Hal ini dicapai melalui Master Works, integrator sistem berbasis di Riyadh yang memimpin upaya ini. Mereka menerapkan infrastruktur cloud di setiap tempat dan distrik.
Mengapa? Karena Qiddiya bukanlah sebuah taman hiburan.
Ini adalah kota metropolitan yang berfungsi penuh. Dua puluh lingkungan. Stadion olahraga. Pusat permainan. Tempat seni. Dan karena tumpukan Google tertanam sejak hari pertama, operator tidak perlu menunggu berhari-hari atau berminggu-minggu untuk mendapatkan wawasan. Mereka akan mendapatkannya dalam beberapa menit. Menit. Begitulah cepatnya operasional intelijen berjalan.
Ini bisa dibilang merupakan proyek kota besar pertama yang menjadikan AI agen sebagai fondasinya. Pengembang perkotaan di seluruh dunia sedang memperhatikan hal ini.
Tiga Pilar Pembangunan
Infrastrukturnya tidak monolitik. Ini dibagi menjadi tiga upaya berbeda:
- Pabrik AI : Dibangun di Platform Agen Perusahaan Gemini Google. Ini menganalisis perilaku pengunjung. Pengeluaran. Pergerakan. Ini memprediksi lonjakan jumlah pengunjung sebelum terjadi dan mempersonalisasi pengalaman di seluruh peta.
- Q-Brain : Platform AI milik Qiddiya ditingkatkan dengan model Gemini. Itu tidak lagi hanya sekedar perangkat lunak. Ini menjadi mitra operasional. Pimpinan dan staf mendapatkan informasi real-time dan pelaksanaan tugas otonom. Itu adalah anggota aktif tim manajemen.
- Platform Data Terpadu : Dibuat di BigQuery.
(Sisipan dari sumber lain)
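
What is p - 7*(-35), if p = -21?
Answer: 224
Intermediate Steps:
p - 7*(-35) = -21 - 7*(-35) = -21 + 245 = 224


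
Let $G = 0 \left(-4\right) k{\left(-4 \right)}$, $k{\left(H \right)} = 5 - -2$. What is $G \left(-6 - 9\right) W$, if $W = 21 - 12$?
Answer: $0$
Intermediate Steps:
$k{\left(H \right)} = 7$ ($k{\left(H \right)} = 5 + 2 = 7$)
$G = 0$ ($G = 0 \left(-4\right) 7 = 0 \cdot 7 = 0$)
$W = 9$
$G \left(-6 - 9\right) W = 0 \left(-6 - 9\right) 9 = 0 \left(-15\right) 9 = 0 \cdot 9 = 0$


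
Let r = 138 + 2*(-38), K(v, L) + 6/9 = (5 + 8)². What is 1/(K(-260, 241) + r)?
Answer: 3/691 ≈ 0.0043415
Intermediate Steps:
K(v, L) = 505/3 (K(v, L) = -⅔ + (5 + 8)² = -⅔ + 13² = -⅔ + 169 = 505/3)
r = 62 (r = 138 - 76 = 62)
1/(K(-260, 241) + r) = 1/(505/3 + 62) = 1/(691/3) = 3/691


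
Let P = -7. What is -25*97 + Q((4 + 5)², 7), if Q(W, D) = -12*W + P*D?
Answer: -3446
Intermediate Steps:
Q(W, D) = -12*W - 7*D
-25*97 + Q((4 + 5)², 7) = -25*97 + (-12*(4 + 5)² - 7*7) = -2425 + (-12*9² - 49) = -2425 + (-12*81 - 49) = -2425 + (-972 - 49) = -2425 - 1021 = -3446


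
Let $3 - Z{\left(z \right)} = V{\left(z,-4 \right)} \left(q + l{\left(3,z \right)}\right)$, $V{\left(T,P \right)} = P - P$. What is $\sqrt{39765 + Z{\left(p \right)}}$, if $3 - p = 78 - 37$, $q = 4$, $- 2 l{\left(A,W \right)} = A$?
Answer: $2 \sqrt{9942} \approx 199.42$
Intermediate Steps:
$l{\left(A,W \right)} = - \frac{A}{2}$
$V{\left(T,P \right)} = 0$
$p = -38$ ($p = 3 - \left(78 - 37\right) = 3 - 41 = -38$)
$Z{\left(z \right)} = 3$ ($Z{\left(z \right)} = 3 - 0 \left(4 - \frac{3}{2}\right) = 3 - 0 \cdot \frac{5}{2} = 3 - 0 = 3 + 0 = 3$)
$\sqrt{39765 + Z{\left(p \right)}} = \sqrt{39765 + 3} = \sqrt{39768} = 2 \sqrt{9942}$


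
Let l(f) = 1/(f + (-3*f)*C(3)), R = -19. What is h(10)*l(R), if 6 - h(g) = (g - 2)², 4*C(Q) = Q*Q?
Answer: -232/437 ≈ -0.53089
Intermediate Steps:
C(Q) = Q²/4 (C(Q) = (Q*Q)/4 = Q²/4)
h(g) = 6 - (-2 + g)² (h(g) = 6 - (g - 2)² = 6 - (-2 + g)²)
l(f) = -4/(23*f) (l(f) = 1/(f + (-3*f)*((¼)*3²)) = 1/(f + (-3*f)*((¼)*9)) = 1/(f - 3*f*(9/4)) = 1/(f - 27*f/4) = 1/(-23*f/4) = -4/(23*f))
h(10)*l(R) = (6 - (-2 + 10)²)*(-4/23/(-19)) = (6 - 1*8²)*(-4/23*(-1/19)) = (6 - 1*64)*(4/437) = (6 - 64)*(4/437) = -58*4/437 = -232/437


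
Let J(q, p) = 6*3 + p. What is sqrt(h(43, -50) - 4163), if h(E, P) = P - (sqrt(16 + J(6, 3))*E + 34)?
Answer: sqrt(-4247 - 43*sqrt(37)) ≈ 67.146*I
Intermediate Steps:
J(q, p) = 18 + p
h(E, P) = -34 + P - E*sqrt(37) (h(E, P) = P - (sqrt(16 + (18 + 3))*E + 34) = P - (sqrt(16 + 21)*E + 34) = P - (sqrt(37)*E + 34) = P - (E*sqrt(37) + 34) = P - (34 + E*sqrt(37)) = P + (-34 - E*sqrt(37)) = -34 + P - E*sqrt(37))
sqrt(h(43, -50) - 4163) = sqrt((-34 - 50 - 1*43*sqrt(37)) - 4163) = sqrt((-34 - 50 - 43*sqrt(37)) - 4163) = sqrt((-84 - 43*sqrt(37)) - 4163) = sqrt(-4247 - 43*sqrt(37))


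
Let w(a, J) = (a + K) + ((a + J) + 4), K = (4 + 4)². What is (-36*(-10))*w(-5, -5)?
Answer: 19080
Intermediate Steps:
K = 64 (K = 8² = 64)
w(a, J) = 68 + J + 2*a (w(a, J) = (a + 64) + ((a + J) + 4) = (64 + a) + ((J + a) + 4) = (64 + a) + (4 + J + a) = 68 + J + 2*a)
(-36*(-10))*w(-5, -5) = (-36*(-10))*(68 - 5 + 2*(-5)) = 360*(68 - 5 - 10) = 360*53 = 19080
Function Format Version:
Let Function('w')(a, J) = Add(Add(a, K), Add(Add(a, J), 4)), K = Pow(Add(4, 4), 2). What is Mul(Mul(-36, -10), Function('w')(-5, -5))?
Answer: 19080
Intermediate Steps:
K = 64 (K = Pow(8, 2) = 64)
Function('w')(a, J) = Add(68, J, Mul(2, a)) (Function('w')(a, J) = Add(Add(a, 64), Add(Add(a, J), 4)) = Add(Add(64, a), Add(Add(J, a), 4)) = Add(Add(64, a), Add(4, J, a)) = Add(68, J, Mul(2, a)))
Mul(Mul(-36, -10), Function('w')(-5, -5)) = Mul(Mul(-36, -10), Add(68, -5, Mul(2, -5))) = Mul(360, Add(68, -5, -10)) = Mul(360, 53) = 19080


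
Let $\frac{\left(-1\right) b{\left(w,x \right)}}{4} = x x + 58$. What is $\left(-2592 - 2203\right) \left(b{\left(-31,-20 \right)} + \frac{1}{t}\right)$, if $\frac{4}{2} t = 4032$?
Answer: $\frac{2529918035}{288} \approx 8.7844 \cdot 10^{6}$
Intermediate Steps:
$t = 2016$ ($t = \frac{1}{2} \cdot 4032 = 2016$)
$b{\left(w,x \right)} = -232 - 4 x^{2}$ ($b{\left(w,x \right)} = - 4 \left(x x + 58\right) = - 4 \left(x^{2} + 58\right) = - 4 \left(58 + x^{2}\right) = -232 - 4 x^{2}$)
$\left(-2592 - 2203\right) \left(b{\left(-31,-20 \right)} + \frac{1}{t}\right) = \left(-2592 - 2203\right) \left(\left(-232 - 4 \left(-20\right)^{2}\right) + \frac{1}{2016}\right) = - 4795 \left(\left(-232 - 1600\right) + \frac{1}{2016}\right) = - 4795 \left(-1832 + \frac{1}{2016}\right) = \left(-4795\right) \left(- \frac{3693311}{2016}\right) = \frac{2529918035}{288}$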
Salah satu sumber kebenaran. Setiap tempat hiburan dimasukkan ke dalam pusat pemrosesan tunggal ini. Anda tidak dapat menjalankan kota pintar dalam skala besar dengan data yang terfragmentasi. Anda tidak bisa.
Penerapannya sudah aktif.
Tidak dalam cetak biru masa depan. Sekarang. Tempat-tempat seperti Six Flags dan taman air Aquarabias sudah dibuka untuk umum. Infrastruktur Google berjalan melawan aset yang aktif dan aktif. Tekanannya aktif. Data mengalir.
Visi 2030 dalam Aksi
Qiddiya merupakan inti dari Visi Saudi 2033. Kerajaan tersebut meluncurkan program diversifikasi ekonominya pada tahun 2016. Tujuannya? Lebih sedikit minyak. Lebih banyak hiburan. Olahraga. Budaya.
Perhitungan demografinya jelas. Enam puluh tujuh persen penduduknya berusia di bawah 35 tahun. Secara historis, mereka menghabiskan uang liburan mereka di luar negeri. Proyek ini mengubah buku besar.
Qiddiya menghadirkan hiburan kelas dunia ke rumah. Arena internasional. Tempat konser. Arena Balap. Zona petualangan. Semua empat puluh menit dari Riyadh. Ini menciptakan lapangan kerja. Ini membangun pilar ekonomi baru. Dan hal ini menempatkan Kerajaan Arab Saudi sebagai tujuan wisata global teratas.
Apakah itu ambisius?
Ya. Tapi, apa yang tidak.
Kota ini setengah dibangun. Teknologinya setengah terpasang. Para pengunjung sedang berdatangan. Kita akan melihat apakah kode tersebut mampu mengatasi kekacauan tersebut.